La morte di Kim Shattuck ad appena cinquantasei anni, conseguenza della sclerosi laterale amiotrofica di cui soffriva, getta una strana nostalgica luce su “No Holiday” primo album dei suoi The Muffs in cinque anni. Disco postumo che non doveva essere tale, a cui la Shattuck si è dedicata anima e corpo, raccoglie brani scritti dal 1991 al 2017 abbracciando tutta la carriera di una musicista che non ha mai avuto paura di esprimere la propria opinione, spesso controcorrente.

L’affetto e l’affiatamento tra il bassista Ronnie Barnett, il batterista Roy McDonald e Kim Shattuck è chiaro, evidente e cristallino in questi quarantaquattro minuti di musica rabbiosa, dolce e per nulla arrendevole. E’ fatto di attimi, momenti da ricordare “No Holiday”.

Kim Shattuck che si schiarisce la voce prima dell’inizio di “Too Awake, l’orecchiabilità  scanzonata di “Sick Of This Old World”, “Pollyanna”e “Earth Below Me”. Il ritornello di “Down Down Down” urlato con gioia punk, la grintosa melodia di “Late And Sorry”, “The Kids Have Gone Away” e il pensiero corre a “Kids in America” amata / odiata cover del brano di Kim Deal che ad oggi resta purtroppo l’unico successo “mainstream” dei The Muffs.

La voce di Kim Shattuck è roca, sofferente ma fiera. Coraggiosa quando passa da ritmi più sostenuti a brani riflessivi come “A Lovely Day Boo Hoo” o completamente acustici (“The Best”, “Sky”) divertendosi spesso con armonie ben orchestrate (“To That Funny Place”). Il lato più rock dei The Muffs si esprime appieno in “You Talk And You Talk”, “Lucky Charm”, “On My Own” oltre alla già  citata “The Kids Have Gone Away”.

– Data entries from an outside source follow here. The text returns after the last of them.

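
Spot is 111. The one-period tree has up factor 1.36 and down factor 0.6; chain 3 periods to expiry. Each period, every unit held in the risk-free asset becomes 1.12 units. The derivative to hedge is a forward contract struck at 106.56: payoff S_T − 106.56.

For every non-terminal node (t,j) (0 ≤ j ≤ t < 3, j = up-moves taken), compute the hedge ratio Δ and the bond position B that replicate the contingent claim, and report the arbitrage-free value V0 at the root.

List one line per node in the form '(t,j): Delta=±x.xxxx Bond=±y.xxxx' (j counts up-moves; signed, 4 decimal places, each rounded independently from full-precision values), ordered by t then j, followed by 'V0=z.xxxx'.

(0,0): Delta=1.0000 Bond=-75.8473
(1,0): Delta=1.0000 Bond=-84.9490
(1,1): Delta=1.0000 Bond=-84.9490
(2,0): Delta=1.0000 Bond=-95.1429
(2,1): Delta=1.0000 Bond=-95.1429
(2,2): Delta=1.0000 Bond=-95.1429
V0=35.1527

No-arbitrage ⇒ martingale measure with p* = (R−d)/(u−d) = 0.6842.
At expiry t=3: V(3,0)=-82.5840, V(3,1)=-52.2144, V(3,2)=16.6234, V(3,3)=172.6556
Node (2,0) S=39.9600: V=(p*·-52.2144+(1−p*)·-82.5840)/1.12=-55.1829; Δ=(-52.2144−-82.5840)/(54.3456−23.9760)=1.0000; B=V−Δ·S=-95.1429
Node (2,1) S=90.5760: V=(p*·16.6234+(1−p*)·-52.2144)/1.12=-4.5669; Δ=(16.6234−-52.2144)/(123.1834−54.3456)=1.0000; B=V−Δ·S=-95.1429
Node (2,2) S=205.3056: V=(p*·172.6556+(1−p*)·16.6234)/1.12=110.1627; Δ=(172.6556−16.6234)/(279.2156−123.1834)=1.0000; B=V−Δ·S=-95.1429
Node (1,0) S=66.6000: V=(p*·-4.5669+(1−p*)·-55.1829)/1.12=-18.3490; Δ=(-4.5669−-55.1829)/(90.5760−39.9600)=1.0000; B=V−Δ·S=-84.9490
Node (1,1) S=150.9600: V=(p*·110.1627+(1−p*)·-4.5669)/1.12=66.0110; Δ=(110.1627−-4.5669)/(205.3056−90.5760)=1.0000; B=V−Δ·S=-84.9490
Node (0,0) S=111.0000: V=(p*·66.0110+(1−p*)·-18.3490)/1.12=35.1527; Δ=(66.0110−-18.3490)/(150.9600−66.6000)=1.0000; B=V−Δ·S=-75.8473
The time-0 hedge costs 35.1527, which is the no-arbitrage price.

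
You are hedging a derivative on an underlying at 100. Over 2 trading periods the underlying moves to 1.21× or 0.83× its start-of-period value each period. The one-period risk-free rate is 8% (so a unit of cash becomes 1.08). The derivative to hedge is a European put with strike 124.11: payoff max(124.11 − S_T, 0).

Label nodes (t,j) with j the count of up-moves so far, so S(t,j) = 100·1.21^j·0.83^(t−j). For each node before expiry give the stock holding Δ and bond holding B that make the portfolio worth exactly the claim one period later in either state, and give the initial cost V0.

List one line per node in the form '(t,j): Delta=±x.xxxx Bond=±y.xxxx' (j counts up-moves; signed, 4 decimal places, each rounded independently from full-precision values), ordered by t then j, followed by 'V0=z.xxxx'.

Under the risk-neutral measure, an up-move has probability p* = (R−d)/(u−d) = 0.6579 and values discount at R = 1.08.
Terminal values V(2,·): V(2,0)=55.2200, V(2,1)=23.6800, V(2,2)=0.0000
(1,0): S=83.0000. Δ = (V_up−V_dn)/(S_up−S_dn) = (23.6800−55.2200)/(100.4300−68.8900) = -1.0000. V = [p*·23.6800 + (1−p*)·55.2200]/1.08 = 31.9167. B = V − Δ·S = 114.9167.
(1,1): S=121.0000. Δ = (V_up−V_dn)/(S_up−S_dn) = (0.0000−23.6800)/(146.4100−100.4300) = -0.5150. V = [p*·0.0000 + (1−p*)·23.6800]/1.08 = 7.5010. B = V − Δ·S = 69.8168.
(0,0): S=100.0000. Δ = (V_up−V_dn)/(S_up−S_dn) = (7.5010−31.9167)/(121.0000−83.0000) = -0.6425. V = [p*·7.5010 + (1−p*)·31.9167]/1.08 = 14.6794. B = V − Δ·S = 78.9312.
The time-0 hedge costs 14.6794, which is the no-arbitrage price.

(0,0): Delta=-0.6425 Bond=78.9312
(1,0): Delta=-1.0000 Bond=114.9167
(1,1): Delta=-0.5150 Bond=69.8168
V0=14.6794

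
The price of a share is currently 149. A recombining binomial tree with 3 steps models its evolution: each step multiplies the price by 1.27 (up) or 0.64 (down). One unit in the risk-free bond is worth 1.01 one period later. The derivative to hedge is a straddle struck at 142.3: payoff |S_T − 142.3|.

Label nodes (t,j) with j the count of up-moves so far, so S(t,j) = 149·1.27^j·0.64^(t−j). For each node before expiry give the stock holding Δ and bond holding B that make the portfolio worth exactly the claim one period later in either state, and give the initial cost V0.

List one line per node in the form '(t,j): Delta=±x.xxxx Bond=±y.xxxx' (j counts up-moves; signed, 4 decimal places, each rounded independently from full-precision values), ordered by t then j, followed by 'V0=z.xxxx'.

No-arbitrage ⇒ martingale measure with p* = (R−d)/(u−d) = 0.5873.
Terminal values V(3,·): V(3,0)=103.2405, V(3,1)=64.7914, V(3,2)=11.5061, V(3,3)=162.9091
Node (2,0) S=61.0304: V=(p*·64.7914+(1−p*)·103.2405)/1.01=79.8607; Δ=(64.7914−103.2405)/(77.5086−39.0595)=-1.0000; B=V−Δ·S=140.8911
Node (2,1) S=121.1072: V=(p*·11.5061+(1−p*)·64.7914)/1.01=33.1652; Δ=(11.5061−64.7914)/(153.8061−77.5086)=-0.6984; B=V−Δ·S=117.7450
Node (2,2) S=240.3221: V=(p*·162.9091+(1−p*)·11.5061)/1.01=99.4310; Δ=(162.9091−11.5061)/(305.2091−153.8061)=1.0000; B=V−Δ·S=-140.8911
Node (1,0) S=95.3600: V=(p*·33.1652+(1−p*)·79.8607)/1.01=51.9172; Δ=(33.1652−79.8607)/(121.1072−61.0304)=-0.7773; B=V−Δ·S=126.0370
Node (1,1) S=189.2300: V=(p*·99.4310+(1−p*)·33.1652)/1.01=71.3695; Δ=(99.4310−33.1652)/(240.3221−121.1072)=0.5559; B=V−Δ·S=-33.8142
Node (0,0) S=149.0000: V=(p*·71.3695+(1−p*)·51.9172)/1.01=62.7144; Δ=(71.3695−51.9172)/(189.2300−95.3600)=0.2072; B=V−Δ·S=31.8377
Root portfolio cost Δ·149+B reproduces V0=62.7144.

(0,0): Delta=0.2072 Bond=31.8377
(1,0): Delta=-0.7773 Bond=126.0370
(1,1): Delta=0.5559 Bond=-33.8142
(2,0): Delta=-1.0000 Bond=140.8911
(2,1): Delta=-0.6984 Bond=117.7450
(2,2): Delta=1.0000 Bond=-140.8911
V0=62.7144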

Assurdo pensare che solo nel 2014 con “Whoop Dee Doo” siano tornati a gustare quel briciolo di successo oltreoceano che avevano appena assaggiato a metà  anni novanta con “Lucky Guy”, “Big Mouth” e “Sad Tomorrow”. Fortunatamente l’affetto del pubblico non è mai mancato.

“No Holiday” trova tranquillamente posto a fianco di “The Muffs”, “Blonder And Blonder”, “Happy Birthday To Me” e il legame tra passato e presente è rafforzato dalla presenza di Karen Basset dei The Pandoras (altra band in cui Kim ha militato) di Kristen Shattuck ai backing vocals e di Melanie Vammen (che faceva parte della formazione originaria dei The Muffs) alle tastiere. L’inchino finale, il canto del cigno di una band allergica ai compromessi.